“Alma and Amulek Are Cast into Prison”

Monte S. Nyman

Those who were cast into the fire were an object lesson to refute Alma’s teaching of those who suffer spiritual death being tormented “as a lake of fire and brimstone” (Alma 12:17). In the judges reasoning, if Alma could not save those who were literally burned (Alma 14:15), his teaching of the figurative lake of fire and brimstone was not possible either. The Judge could not distinguish between the physical and the spiritual.

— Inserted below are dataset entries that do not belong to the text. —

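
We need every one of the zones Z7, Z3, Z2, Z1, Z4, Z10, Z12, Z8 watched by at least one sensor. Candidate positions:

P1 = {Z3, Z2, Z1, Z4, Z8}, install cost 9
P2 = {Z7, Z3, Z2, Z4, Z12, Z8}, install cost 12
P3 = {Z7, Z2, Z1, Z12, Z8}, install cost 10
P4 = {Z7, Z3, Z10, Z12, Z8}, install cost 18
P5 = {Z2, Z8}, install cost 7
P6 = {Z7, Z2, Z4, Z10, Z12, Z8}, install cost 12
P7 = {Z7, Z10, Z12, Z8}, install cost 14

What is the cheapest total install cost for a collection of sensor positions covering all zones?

21

P1, P6 cover every zone at install cost 9 + 12 = 21.
Any cover uses at least 2 sensor positions; among all covering selections none totals below 21.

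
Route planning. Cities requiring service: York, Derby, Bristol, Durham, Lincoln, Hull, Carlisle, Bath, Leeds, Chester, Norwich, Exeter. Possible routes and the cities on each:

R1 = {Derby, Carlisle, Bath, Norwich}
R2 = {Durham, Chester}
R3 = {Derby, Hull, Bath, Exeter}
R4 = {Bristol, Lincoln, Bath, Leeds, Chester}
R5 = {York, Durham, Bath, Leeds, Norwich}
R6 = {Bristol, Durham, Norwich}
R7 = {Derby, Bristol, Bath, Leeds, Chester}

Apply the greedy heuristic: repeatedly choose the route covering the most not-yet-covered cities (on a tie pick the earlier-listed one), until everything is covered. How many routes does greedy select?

4

Pick 1: R4 covers 5 new cities (Bristol, Lincoln, Bath, Leeds, Chester).
Pick 2: R1 covers 3 new cities (Derby, Carlisle, Norwich).
Pick 3: R3 covers 2 new cities (Hull, Exeter).
Pick 4: R5 covers 2 new cities (York, Durham).
Greedy uses 4 routes.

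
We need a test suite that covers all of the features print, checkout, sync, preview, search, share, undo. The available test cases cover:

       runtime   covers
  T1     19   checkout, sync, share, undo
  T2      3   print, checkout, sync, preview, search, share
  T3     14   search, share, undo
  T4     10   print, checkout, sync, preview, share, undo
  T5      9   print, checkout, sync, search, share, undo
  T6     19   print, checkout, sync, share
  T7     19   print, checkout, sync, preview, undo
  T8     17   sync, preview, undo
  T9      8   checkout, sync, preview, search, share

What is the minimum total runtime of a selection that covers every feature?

T2, T5 cover every feature at runtime 3 + 9 = 12.
Any cover uses at least 2 test cases; among all covering selections none totals below 12.

12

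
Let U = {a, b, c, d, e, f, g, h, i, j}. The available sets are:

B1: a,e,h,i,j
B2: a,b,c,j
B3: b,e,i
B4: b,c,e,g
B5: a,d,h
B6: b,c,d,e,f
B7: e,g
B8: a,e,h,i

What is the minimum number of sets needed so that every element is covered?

B1, B4, B6 together cover {a, b, c, d, e, f, g, h, i, j} — every element.
No 2 of the 8 sets cover everything (all 28 pairs fall short), so 3 is minimum.

3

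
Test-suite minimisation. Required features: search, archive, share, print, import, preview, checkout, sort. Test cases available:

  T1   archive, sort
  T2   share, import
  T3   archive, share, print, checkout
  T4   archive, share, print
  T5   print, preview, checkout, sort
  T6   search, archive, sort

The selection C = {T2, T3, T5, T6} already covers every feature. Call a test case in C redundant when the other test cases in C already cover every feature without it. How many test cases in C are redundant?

1

Drop T2: import uncovered — not redundant.
Drop T3: the rest still cover every feature — redundant.
Drop T5: preview uncovered — not redundant.
Drop T6: search uncovered — not redundant.
1 redundant: T3.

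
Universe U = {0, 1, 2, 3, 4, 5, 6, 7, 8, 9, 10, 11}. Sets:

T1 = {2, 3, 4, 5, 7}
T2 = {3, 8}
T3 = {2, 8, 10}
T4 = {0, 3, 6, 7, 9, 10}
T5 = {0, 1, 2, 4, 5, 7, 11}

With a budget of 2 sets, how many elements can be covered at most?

11

Choosing T4, T5 covers {0, 1, 2, 3, 4, 5, 6, 7, 9, 10, 11} — 11 elements.
No choice of 2 sets does better; here 8 is left uncovered.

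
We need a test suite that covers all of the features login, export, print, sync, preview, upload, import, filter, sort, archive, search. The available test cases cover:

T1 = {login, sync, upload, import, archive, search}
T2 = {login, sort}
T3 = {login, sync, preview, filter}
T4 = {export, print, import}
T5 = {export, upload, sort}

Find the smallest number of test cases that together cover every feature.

T1, T2, T3, T4 together cover {login, export, print, sync, preview, upload, import, filter, sort, archive, search} — every feature.
No 3 of the 5 test cases cover everything (all 10 triples fall short), so 4 is minimum.

4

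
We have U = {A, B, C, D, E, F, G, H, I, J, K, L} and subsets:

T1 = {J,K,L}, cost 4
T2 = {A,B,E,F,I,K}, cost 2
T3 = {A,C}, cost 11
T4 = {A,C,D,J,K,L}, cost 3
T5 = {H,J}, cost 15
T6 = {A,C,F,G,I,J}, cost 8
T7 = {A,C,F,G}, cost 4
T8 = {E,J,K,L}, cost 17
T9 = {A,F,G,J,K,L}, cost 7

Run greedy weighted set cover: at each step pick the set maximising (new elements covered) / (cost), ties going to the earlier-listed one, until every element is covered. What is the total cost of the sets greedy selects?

24

Pick 1: T2 adds 6 new (A, B, E, F, I, K) at cost 2 (ratio 6/2).
Pick 2: T4 adds 4 new (C, D, J, L) at cost 3 (ratio 4/3).
Pick 3: T7 adds 1 new (G) at cost 4 (ratio 1/4).
Pick 4: T5 adds 1 new (H) at cost 15 (ratio 1/15).
Greedy total cost: 2 + 3 + 4 + 15 = 24.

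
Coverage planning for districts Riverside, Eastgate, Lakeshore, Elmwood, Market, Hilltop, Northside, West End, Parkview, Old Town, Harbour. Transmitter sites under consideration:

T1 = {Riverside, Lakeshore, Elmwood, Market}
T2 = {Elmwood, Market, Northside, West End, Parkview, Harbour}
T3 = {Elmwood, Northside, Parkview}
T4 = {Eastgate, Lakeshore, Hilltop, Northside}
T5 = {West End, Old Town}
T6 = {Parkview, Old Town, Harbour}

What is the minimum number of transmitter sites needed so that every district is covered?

T1, T2, T4, T5 together cover {Riverside, Eastgate, Lakeshore, Elmwood, Market, Hilltop, Northside, West End, Parkview, Old Town, Harbour} — every district.
No 3 of the 6 transmitter sites cover everything (all 20 triples fall short), so 4 is minimum.

4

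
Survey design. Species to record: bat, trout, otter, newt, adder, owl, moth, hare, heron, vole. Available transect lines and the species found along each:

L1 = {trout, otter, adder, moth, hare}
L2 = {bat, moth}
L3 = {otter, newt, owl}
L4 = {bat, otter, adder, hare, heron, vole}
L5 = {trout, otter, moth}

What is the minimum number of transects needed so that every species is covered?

L1, L3, L4 together cover {bat, trout, otter, newt, adder, owl, moth, hare, heron, vole} — every species.
No 2 of the 5 transects cover everything (all 10 pairs fall short), so 3 is minimum.

3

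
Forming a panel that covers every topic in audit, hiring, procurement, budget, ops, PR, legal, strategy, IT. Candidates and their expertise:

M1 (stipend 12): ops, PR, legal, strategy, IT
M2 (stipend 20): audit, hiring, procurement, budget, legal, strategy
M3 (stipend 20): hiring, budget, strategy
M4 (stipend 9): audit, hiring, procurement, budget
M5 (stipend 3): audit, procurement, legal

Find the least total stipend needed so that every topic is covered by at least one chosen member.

21

M1, M4 cover every topic at stipend 12 + 9 = 21.
Any cover uses at least 2 members; among all covering selections none totals below 21.
Greedy by coverage-per-stipend would pick M5, M1, M4 for 24 — worse than the optimum 21.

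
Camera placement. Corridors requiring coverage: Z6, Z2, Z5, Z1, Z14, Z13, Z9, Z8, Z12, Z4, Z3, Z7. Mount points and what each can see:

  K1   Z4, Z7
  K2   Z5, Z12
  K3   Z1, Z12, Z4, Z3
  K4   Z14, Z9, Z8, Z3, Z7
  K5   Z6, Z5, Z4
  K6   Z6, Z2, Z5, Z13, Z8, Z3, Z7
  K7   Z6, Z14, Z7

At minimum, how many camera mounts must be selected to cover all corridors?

K3, K4, K6 together cover {Z6, Z2, Z5, Z1, Z14, Z13, Z9, Z8, Z12, Z4, Z3, Z7} — every corridor.
No 2 of the 7 camera mounts cover everything (all 21 pairs fall short), so 3 is minimum.

3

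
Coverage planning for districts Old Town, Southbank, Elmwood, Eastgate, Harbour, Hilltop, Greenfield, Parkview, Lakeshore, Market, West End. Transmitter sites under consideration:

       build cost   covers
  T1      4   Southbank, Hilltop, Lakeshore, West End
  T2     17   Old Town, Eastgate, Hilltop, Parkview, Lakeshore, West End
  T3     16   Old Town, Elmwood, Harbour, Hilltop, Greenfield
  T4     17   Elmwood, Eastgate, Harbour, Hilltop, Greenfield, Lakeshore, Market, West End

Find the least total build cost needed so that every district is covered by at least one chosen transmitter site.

T1, T2, T4 cover every district at build cost 4 + 17 + 17 = 38.
Any cover uses at least 3 transmitter sites; among all covering selections none totals below 38.

38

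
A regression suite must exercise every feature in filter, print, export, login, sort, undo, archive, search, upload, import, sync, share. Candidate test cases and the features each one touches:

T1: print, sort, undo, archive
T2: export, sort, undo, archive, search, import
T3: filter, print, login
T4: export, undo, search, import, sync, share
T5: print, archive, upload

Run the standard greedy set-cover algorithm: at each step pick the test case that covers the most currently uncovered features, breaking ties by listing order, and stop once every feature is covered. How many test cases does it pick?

Pick 1: T2 covers 6 new features (export, sort, undo, archive, search, import).
Pick 2: T3 covers 3 new features (filter, print, login).
Pick 3: T4 covers 2 new features (sync, share).
Pick 4: T5 covers 1 new features (upload).
Greedy uses 4 test cases.

4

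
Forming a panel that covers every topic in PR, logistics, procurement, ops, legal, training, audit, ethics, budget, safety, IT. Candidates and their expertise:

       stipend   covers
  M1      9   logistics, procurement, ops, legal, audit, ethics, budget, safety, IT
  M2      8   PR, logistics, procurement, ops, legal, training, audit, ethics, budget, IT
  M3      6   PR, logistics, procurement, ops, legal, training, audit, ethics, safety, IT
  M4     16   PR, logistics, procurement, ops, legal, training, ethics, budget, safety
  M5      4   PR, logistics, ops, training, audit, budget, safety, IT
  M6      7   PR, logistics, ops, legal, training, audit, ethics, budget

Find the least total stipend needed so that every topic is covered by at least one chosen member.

10

M3, M5 cover every topic at stipend 6 + 4 = 10.
Any cover uses at least 2 members; among all covering selections none totals below 10.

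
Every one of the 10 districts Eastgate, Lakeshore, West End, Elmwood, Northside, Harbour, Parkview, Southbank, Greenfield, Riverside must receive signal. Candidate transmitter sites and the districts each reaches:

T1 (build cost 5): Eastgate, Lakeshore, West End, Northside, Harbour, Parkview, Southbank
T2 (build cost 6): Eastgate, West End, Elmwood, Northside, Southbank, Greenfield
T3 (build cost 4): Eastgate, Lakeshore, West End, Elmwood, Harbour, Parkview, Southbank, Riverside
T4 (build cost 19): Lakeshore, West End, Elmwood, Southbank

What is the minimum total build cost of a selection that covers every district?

10

T2, T3 cover every district at build cost 6 + 4 = 10.
Any cover uses at least 2 transmitter sites; among all covering selections none totals below 10.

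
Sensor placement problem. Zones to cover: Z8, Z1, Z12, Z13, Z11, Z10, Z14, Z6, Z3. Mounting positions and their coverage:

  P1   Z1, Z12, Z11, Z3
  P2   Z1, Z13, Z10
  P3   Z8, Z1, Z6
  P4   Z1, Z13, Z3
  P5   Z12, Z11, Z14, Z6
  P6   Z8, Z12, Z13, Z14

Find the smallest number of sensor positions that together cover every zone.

4

P1, P2, P3, P5 together cover {Z8, Z1, Z12, Z13, Z11, Z10, Z14, Z6, Z3} — every zone.
No 3 of the 6 sensor positions cover everything (all 20 triples fall short), so 4 is minimum.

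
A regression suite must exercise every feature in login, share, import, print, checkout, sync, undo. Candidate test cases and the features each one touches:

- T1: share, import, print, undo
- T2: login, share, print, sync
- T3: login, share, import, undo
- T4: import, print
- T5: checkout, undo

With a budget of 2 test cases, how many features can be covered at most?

6

Choosing T1, T2 covers {login, share, import, print, sync, undo} — 6 features.
No choice of 2 test cases does better; here checkout is left uncovered.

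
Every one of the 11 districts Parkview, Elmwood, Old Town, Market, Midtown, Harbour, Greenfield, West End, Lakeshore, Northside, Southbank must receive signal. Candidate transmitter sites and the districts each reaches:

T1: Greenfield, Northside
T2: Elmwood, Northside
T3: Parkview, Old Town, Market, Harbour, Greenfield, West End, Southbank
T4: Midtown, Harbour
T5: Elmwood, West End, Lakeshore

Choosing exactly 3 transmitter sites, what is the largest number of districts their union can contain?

10

Choosing T1, T3, T5 covers {Parkview, Elmwood, Old Town, Market, Harbour, Greenfield, West End, Lakeshore, Northside, Southbank} — 10 districts.
No choice of 3 transmitter sites does better; here Midtown is left uncovered.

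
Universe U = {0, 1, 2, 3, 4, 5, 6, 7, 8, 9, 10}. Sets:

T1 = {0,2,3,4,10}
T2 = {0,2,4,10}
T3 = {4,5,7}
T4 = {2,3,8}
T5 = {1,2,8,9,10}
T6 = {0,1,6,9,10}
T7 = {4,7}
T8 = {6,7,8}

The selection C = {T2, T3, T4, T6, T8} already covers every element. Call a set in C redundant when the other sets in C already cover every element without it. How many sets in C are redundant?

Drop T2: the rest still cover every element — redundant.
Drop T3: 5 uncovered — not redundant.
Drop T4: 3 uncovered — not redundant.
Drop T6: 1, 9 uncovered — not redundant.
Drop T8: the rest still cover every element — redundant.
2 redundant: T2, T8.

2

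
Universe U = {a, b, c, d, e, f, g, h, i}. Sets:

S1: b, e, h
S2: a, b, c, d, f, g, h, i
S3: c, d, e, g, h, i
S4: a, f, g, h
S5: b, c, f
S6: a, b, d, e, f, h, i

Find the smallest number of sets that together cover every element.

2

S1, S2 together cover {a, b, c, d, e, f, g, h, i} — every element.
No single set contains all 9 elements, so 2 is optimal.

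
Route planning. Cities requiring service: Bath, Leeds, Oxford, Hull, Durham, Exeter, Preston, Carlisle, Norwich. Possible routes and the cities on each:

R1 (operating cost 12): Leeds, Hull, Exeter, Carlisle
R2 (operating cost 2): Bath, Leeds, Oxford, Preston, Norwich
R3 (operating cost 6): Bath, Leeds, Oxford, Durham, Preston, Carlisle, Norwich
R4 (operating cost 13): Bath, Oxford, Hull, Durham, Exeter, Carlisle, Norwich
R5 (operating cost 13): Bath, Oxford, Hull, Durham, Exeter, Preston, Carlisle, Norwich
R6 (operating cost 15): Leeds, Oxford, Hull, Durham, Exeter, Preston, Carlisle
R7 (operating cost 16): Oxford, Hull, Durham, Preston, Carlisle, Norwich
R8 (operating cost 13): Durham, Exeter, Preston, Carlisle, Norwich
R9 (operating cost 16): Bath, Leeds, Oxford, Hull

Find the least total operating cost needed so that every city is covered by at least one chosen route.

15

R2, R4 cover every city at operating cost 2 + 13 = 15.
Any cover uses at least 2 routes; among all covering selections none totals below 15.
Greedy by coverage-per-operating cost would pick R2, R3, R1 for 20 — worse than the optimum 15.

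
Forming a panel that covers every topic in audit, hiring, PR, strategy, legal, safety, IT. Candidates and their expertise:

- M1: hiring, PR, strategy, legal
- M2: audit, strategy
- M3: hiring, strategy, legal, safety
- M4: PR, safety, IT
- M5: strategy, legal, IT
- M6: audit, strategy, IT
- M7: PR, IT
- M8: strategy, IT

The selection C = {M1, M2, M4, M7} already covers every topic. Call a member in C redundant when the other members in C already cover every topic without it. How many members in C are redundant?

Drop M1: hiring, legal uncovered — not redundant.
Drop M2: audit uncovered — not redundant.
Drop M4: safety uncovered — not redundant.
Drop M7: the rest still cover every topic — redundant.
1 redundant: M7.

1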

The silence of Alma and Amulek before the chief judge was further condemnation for the just judgment that was to come. They had done nothing to merit his physical abuse, nor had they committed any crime. Among the Nephites “there was no law against a man’s belief; therefore a man was punished only for the crimes which he had done” (Alma 30:11). It is not clear whether this judge, “the chief judge of the land” (Alma 14:14) was “Antionah, who was a chief ruler among them” (see Alma 12:20), or was a higher judge in their judicial system. The latter seems to be the case. Whichever it was, it reminds us of Jesus refusing to answer Herod (see Luke 23:8–12), as Isaiah had prophesied (see Isaiah 52:7). Apparently Jesus refused to answer him because Herod did not have political jurisdiction over him. In Alma’s and Amulek’s case, the chief judge being after the order of Nehor (Alma 14:16) did not have the priesthood, or was an apostate, and did not have authority over Alma and Amulek. Therefore, they left the response up to God. The Spirit had constrained Alma before (v. 11), and he and Amulek still seemed to be doing as they were directed.